The Roundtable on Religion and Social Welfare Policy, part of the Rockefeller Institute of Government at the State University of New York, in Albany, studied more than 28,000 federal grants for social-services projects.
It found that religious groups received 17.8 percent of all funds provided by those grants in 2004 — the same percentage as they had in 2002. Because the overall amount of money the federal agencies distributed in social-service grants declined, however, the amount going to religious organizations also fell, dropping from $670-million in 2002 to $626-million in 2004.
The number of grants going to religious groups increased, however, the study found.

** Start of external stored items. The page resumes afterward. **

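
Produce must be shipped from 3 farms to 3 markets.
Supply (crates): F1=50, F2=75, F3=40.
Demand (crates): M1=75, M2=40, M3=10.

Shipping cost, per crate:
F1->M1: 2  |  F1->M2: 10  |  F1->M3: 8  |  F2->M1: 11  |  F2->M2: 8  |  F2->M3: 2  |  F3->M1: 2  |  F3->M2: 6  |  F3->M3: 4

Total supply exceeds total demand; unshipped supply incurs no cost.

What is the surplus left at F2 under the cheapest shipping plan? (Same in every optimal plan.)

40

An optimal plan:
  F1–M1: 50 crates
  F2–M2: 25 crates
  F2–M3: 10 crates
  F3–M1: 25 crates
  F3–M2: 15 crates
Total cost = 460.
F2 ships 35 of its 75, leaving 40.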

Religious groups received 1,042 grants in 2002 (11.6 percent of the total), which increased to 1,332 (12.8 percent) in 2004.
But the amount of money in the average grant fell, the study found.
The study also found that, despite the Bush administration’s desire to steer more money to small groups run by local congregations, the share of grants going to such groups declined. In 2002, charities linked to congregations received 10.7 percent of all grants to religious organizations; by 2004 that had fallen to 8.8 percent.
In fact, the study found that larger national and international religious groups received the bulk of the growth in federal grants. In 2002, large groups accounted for 43.5 percent of all grants that went to religious organizations; by 2004 they received 53.7 percent.
The Labor Department far outstripped other federal agencies in the growth of grants to faith-based groups, with an increase of 29 percent over the period studied. No other agency had an increase of more than 4 percent.